I’ve left my printf debugging lines in there but commented out (“greg” was one of my test cases). So often when I see code online it’s pristine, but I have a suspicion that it only gets that way after refactoring. I’ve left mine warts and all, mostly because I feel I’ve learned what I need to from this and would gain less from refactoring this code than moving on to another learning opportunity. But also to challenge the view that “good” developers spurt out flawless code without Googling anything and without having to tidy up afterwards. #nomakeupselfie.

5. Brute force attack

OK, here is where I fail. With bleary eyes and many hours spent, I have admited defeat. I learned a little bit about recursion, a little bit about optimising code and a little bit about stack overflows and segmentation faults. Ultimately, I went for looping rather than recursion due to the performance benefits. Frustratingly, this is no more complex than the caesar or vigenere problems, but I’ve reached the max number of hours that I wanted to spend on this and it’s time to move on.

Here is my broken code:

 // Dictionary search has failed, move on to brute force
    char pass[6];
    int pass_length;

    for (int i = 0; i < 62; i++)
    {
        this_salt[0] = all_salts[i];
        for (int j = 0; j < 62; j++)
        {
            this_salt[1] = all_salts[j];
            for (pass_length = 0; pass_length < 6; pass_length++)
            {
                for (int k = 0; k < 62; k++)
                {
                    pass[pass_length] = all_salts[k];
                    hash2 = crypt(pass, this_salt);
                    printf("pass[%i] = %s | this_salt = %s\n", pass_length, pass, this_salt);
                    if (strcmp(hash1, hash2) == 0)
                    {
                        printf("%s\n", pass);
                        return 0;
                    }
                    //sleep(1);
                }
                pass[pass_length] = all_salts[0];
            }
        }
    }
}

I should add that I satisfied all the requirements to pass this pset and move on to next week’s module.
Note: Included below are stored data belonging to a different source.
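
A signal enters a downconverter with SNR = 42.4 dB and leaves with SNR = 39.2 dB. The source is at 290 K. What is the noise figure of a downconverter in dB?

3.2 dB

NF (dB) = SNR_in(dB) − SNR_out(dB) when the source is at T₀
NF = 42.4 − 39.2 = 3.2 dB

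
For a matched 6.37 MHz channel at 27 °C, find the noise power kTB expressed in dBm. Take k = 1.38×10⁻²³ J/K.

T = 27 °C + 273.15 = 300.15 K
P_n = kTB = 1.38×10⁻²³ × 300.15 × 6.37×10⁶ = 2.64×10⁻¹⁴ W
In dBm: 10 log₁₀(2.64×10⁻¹⁴ / 10⁻³) = −105.8 dBm

−105.8 dBm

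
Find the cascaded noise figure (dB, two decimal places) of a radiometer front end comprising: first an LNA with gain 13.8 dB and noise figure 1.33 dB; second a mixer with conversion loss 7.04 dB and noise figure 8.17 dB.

2.01 dB

Convert to linear (a loss of L dB is a gain of −L dB): F_i = 10^(NF_i/10), G_i = 10^(G_i,dB/10)
  Stage 1: F_1 = 10^(1.33/10) = 1.358, G_1 = 10^(13.8/10) = 23.99
  Stage 2: F_2 = 10^(8.17/10) = 6.561, G_2 = 10^(−7.04/10) = 0.1977
Friis cascade:
  F = 1.358 + (6.561 − 1)/23.99 = 1.590
NF = 10 log₁₀(1.590) = 2.01 dB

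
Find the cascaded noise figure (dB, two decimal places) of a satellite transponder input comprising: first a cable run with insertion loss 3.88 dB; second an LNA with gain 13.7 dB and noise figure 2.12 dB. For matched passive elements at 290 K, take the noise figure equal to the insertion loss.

Convert to linear (a loss of L dB is a gain of −L dB): F_i = 10^(NF_i/10), G_i = 10^(G_i,dB/10)
  Stage 1: F_1 = 10^(3.88/10) = 2.443, G_1 = 10^(−3.88/10) = 0.4093
  Stage 2: F_2 = 10^(2.12/10) = 1.629, G_2 = 10^(13.7/10) = 23.44
Friis cascade:
  F = 2.443 + (1.629 − 1)/0.4093 = 3.981
NF = 10 log₁₀(3.981) = 6.00 dB

6.00 dB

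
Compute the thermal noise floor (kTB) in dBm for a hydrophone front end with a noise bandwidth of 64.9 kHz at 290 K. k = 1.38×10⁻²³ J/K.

P_n = kTB = 1.38×10⁻²³ × 290 × 6.49×10⁴ = 2.60×10⁻¹⁶ W
In dBm: 10 log₁₀(2.60×10⁻¹⁶ / 10⁻³) = −125.9 dBm

−125.9 dBm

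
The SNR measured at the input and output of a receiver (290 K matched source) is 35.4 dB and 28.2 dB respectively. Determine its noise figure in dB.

NF (dB) = SNR_in(dB) − SNR_out(dB) when the source is at T₀
NF = 35.4 − 28.2 = 7.2 dB

7.2 dB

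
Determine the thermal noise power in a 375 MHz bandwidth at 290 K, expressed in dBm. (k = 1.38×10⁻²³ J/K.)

P_n = kTB = 1.38×10⁻²³ × 290 × 3.75×10⁸ = 1.50×10⁻¹² W
In dBm: 10 log₁₀(1.50×10⁻¹² / 10⁻³) = −88.2 dBm

−88.2 dBm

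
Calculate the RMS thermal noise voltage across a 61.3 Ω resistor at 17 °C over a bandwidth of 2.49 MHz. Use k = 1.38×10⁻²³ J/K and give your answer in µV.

T = 17 °C + 273.15 = 290.15 K
V_n = √(4kTRB)
4kTRB = 4 × 1.38×10⁻²³ × 290.15 × 6.13×10¹ × 2.49×10⁶ = 2.44×10⁻¹² V²
V_n = √(2.44×10⁻¹²) = 1.56×10⁻⁶ V = 1.56 µV

1.56 µV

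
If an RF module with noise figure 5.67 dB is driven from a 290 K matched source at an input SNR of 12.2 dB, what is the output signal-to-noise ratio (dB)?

By definition F = SNR_in/SNR_out, so in dB: SNR_out = SNR_in − NF
SNR_out = 12.2 − 5.67 = 6.53 dB

6.53 dB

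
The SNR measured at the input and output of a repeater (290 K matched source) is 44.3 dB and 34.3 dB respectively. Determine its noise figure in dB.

10.0 dB

NF (dB) = SNR_in(dB) − SNR_out(dB) when the source is at T₀
NF = 44.3 − 34.3 = 10.0 dB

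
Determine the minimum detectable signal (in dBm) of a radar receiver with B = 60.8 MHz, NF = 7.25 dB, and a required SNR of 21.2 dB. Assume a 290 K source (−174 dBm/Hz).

Sensitivity = −174 + 10 log₁₀(B) + NF + SNR_min
= −174 + 77.84 + 7.25 + 21.2
= −67.71 dBm → −67.7 dBm

−67.7 dBm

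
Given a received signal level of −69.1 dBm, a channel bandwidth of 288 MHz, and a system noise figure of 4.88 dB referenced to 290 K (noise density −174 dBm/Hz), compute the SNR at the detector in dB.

Noise floor: N = −174 + 10 log₁₀(B) + NF
10 log₁₀(2.88×10⁸) = 84.59 dB
N = −174 + 84.59 + 4.88 = −84.53 dBm
SNR = P_sig − N = −69.1 − (−84.53) = 15.43 dB → 15.4 dB

15.4 dB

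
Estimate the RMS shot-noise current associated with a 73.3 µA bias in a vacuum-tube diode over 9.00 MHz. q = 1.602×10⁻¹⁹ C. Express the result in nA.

I_n = √(2qI·B)
2qI·B = 2 × 1.602×10⁻¹⁹ × 7.33×10⁻⁵ × 9.00×10⁶ = 2.11×10⁻¹⁶ A²
I_n = √(2.11×10⁻¹⁶) = 1.45×10⁻⁸ A = 14.5 nA

14.5 nA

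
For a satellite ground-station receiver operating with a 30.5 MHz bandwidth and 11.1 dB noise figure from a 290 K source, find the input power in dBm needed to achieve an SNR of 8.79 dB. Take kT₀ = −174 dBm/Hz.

−79.3 dBm

Sensitivity = −174 + 10 log₁₀(B) + NF + SNR_min
= −174 + 74.84 + 11.1 + 8.79
= −79.27 dBm → −79.3 dBm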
I just wanted to have a go at the ‘harder’ pset to see if I could crack it. It would seem the answer was ‘almost, but no cigar’, although that is a little weak as there is no such thing as a partially cracked password!
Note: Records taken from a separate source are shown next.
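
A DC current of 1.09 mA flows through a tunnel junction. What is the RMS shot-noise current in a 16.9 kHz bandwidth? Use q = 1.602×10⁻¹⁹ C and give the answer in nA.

2.43 nA

I_n = √(2qI·B)
2qI·B = 2 × 1.602×10⁻¹⁹ × 1.09×10⁻³ × 1.69×10⁴ = 5.90×10⁻¹⁸ A²
I_n = √(5.90×10⁻¹⁸) = 2.43×10⁻⁹ A = 2.43 nA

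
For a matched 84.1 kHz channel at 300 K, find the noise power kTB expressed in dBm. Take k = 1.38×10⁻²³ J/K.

P_n = kTB = 1.38×10⁻²³ × 300 × 8.41×10⁴ = 3.48×10⁻¹⁶ W
In dBm: 10 log₁₀(3.48×10⁻¹⁶ / 10⁻³) = −124.6 dBm

−124.6 dBm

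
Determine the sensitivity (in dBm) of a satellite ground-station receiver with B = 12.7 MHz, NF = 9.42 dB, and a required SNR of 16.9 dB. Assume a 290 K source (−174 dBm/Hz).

Sensitivity = −174 + 10 log₁₀(B) + NF + SNR_min
= −174 + 71.04 + 9.42 + 16.9
= −76.64 dBm → −76.6 dBm

−76.6 dBm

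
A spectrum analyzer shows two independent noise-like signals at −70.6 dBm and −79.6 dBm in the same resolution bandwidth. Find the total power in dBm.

Convert to linear, add, convert back:
P₁ = 8.71×10⁻¹¹ W, P₂ = 1.10×10⁻¹¹ W
P_tot = 9.81×10⁻¹¹ W → 10 log₁₀(P_tot / 10⁻³) = −70.1 dBm

−70.1 dBm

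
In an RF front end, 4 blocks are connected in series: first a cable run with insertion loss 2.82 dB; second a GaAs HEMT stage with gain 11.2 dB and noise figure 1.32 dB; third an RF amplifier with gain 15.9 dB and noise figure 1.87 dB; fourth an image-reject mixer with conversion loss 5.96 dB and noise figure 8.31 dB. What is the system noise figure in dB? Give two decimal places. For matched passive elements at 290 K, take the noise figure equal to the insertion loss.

4.30 dB

Convert to linear (a loss of L dB is a gain of −L dB): F_i = 10^(NF_i/10), G_i = 10^(G_i,dB/10)
  Stage 1: F_1 = 10^(2.82/10) = 1.914, G_1 = 10^(−2.82/10) = 0.5224
  Stage 2: F_2 = 10^(1.32/10) = 1.355, G_2 = 10^(11.2/10) = 13.18
  Stage 3: F_3 = 10^(1.87/10) = 1.538, G_3 = 10^(15.9/10) = 38.90
  Stage 4: F_4 = 10^(8.31/10) = 6.776, G_4 = 10^(−5.96/10) = 0.2535
Friis cascade:
  F = 1.914 + (1.355 − 1)/0.5224 + (1.538 − 1)/6.887 + (6.776 − 1)/267.9 = 2.694
NF = 10 log₁₀(2.694) = 4.30 dB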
The most elegant solution I found online for crack is mareksuscak’s on GitHub.

Flogging a dead horse

I’m in Bavaria for the week mountain biking and catching up on CS50 in the evenings. It’s lush here:

Muddy alpine single track

I submitted a university assignment last Sunday, which has given me some breathing room to come back to CS50.
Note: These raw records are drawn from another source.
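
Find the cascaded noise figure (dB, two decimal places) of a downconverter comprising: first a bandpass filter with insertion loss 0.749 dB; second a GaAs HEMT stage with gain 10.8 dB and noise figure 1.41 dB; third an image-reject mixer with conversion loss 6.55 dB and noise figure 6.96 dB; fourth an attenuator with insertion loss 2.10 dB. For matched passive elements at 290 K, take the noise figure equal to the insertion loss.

Convert to linear (a loss of L dB is a gain of −L dB): F_i = 10^(NF_i/10), G_i = 10^(G_i,dB/10)
  Stage 1: F_1 = 10^(0.749/10) = 1.188, G_1 = 10^(−0.749/10) = 0.8416
  Stage 2: F_2 = 10^(1.41/10) = 1.384, G_2 = 10^(10.8/10) = 12.02
  Stage 3: F_3 = 10^(6.96/10) = 4.966, G_3 = 10^(−6.55/10) = 0.2213
  Stage 4: F_4 = 10^(2.10/10) = 1.622, G_4 = 10^(−2.10/10) = 0.6166
Friis cascade:
  F = 1.188 + (1.384 − 1)/0.8416 + (4.966 − 1)/10.12 + (1.622 − 1)/2.239 = 2.314
NF = 10 log₁₀(2.314) = 3.64 dB

3.64 dB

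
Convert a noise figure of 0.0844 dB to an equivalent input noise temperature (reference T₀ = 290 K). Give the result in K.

5.69 K

F = 10^(0.0844/10) = 1.01962
T_e = (F − 1)·T₀ = (1.01962 − 1) × 290 = 5.69 K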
But not that much breathing room! I learned so much from file operations, different qualities of variable types (strings/chars etc.), memory management, some recursion basics… that I’ve decided I’ve learned enough from this problem. Even though the final program didn’t work 100% (it can still crack passwords providing they’re in the dictionary), I’m satisfied I’ve got what I needed to from attempting crack. It’s been fulfilling, but this is one of those problems I definitely feel I would have benefited from being able to speak to a mentor.

I’m now going to move on to week 3 of CS50. Time is of the essence, and I’ve got some real world coding projects I want to work on when I’ve finished this off, first of which is an e-commerce site for a friend. On to week 3 of CS50 with no regrets!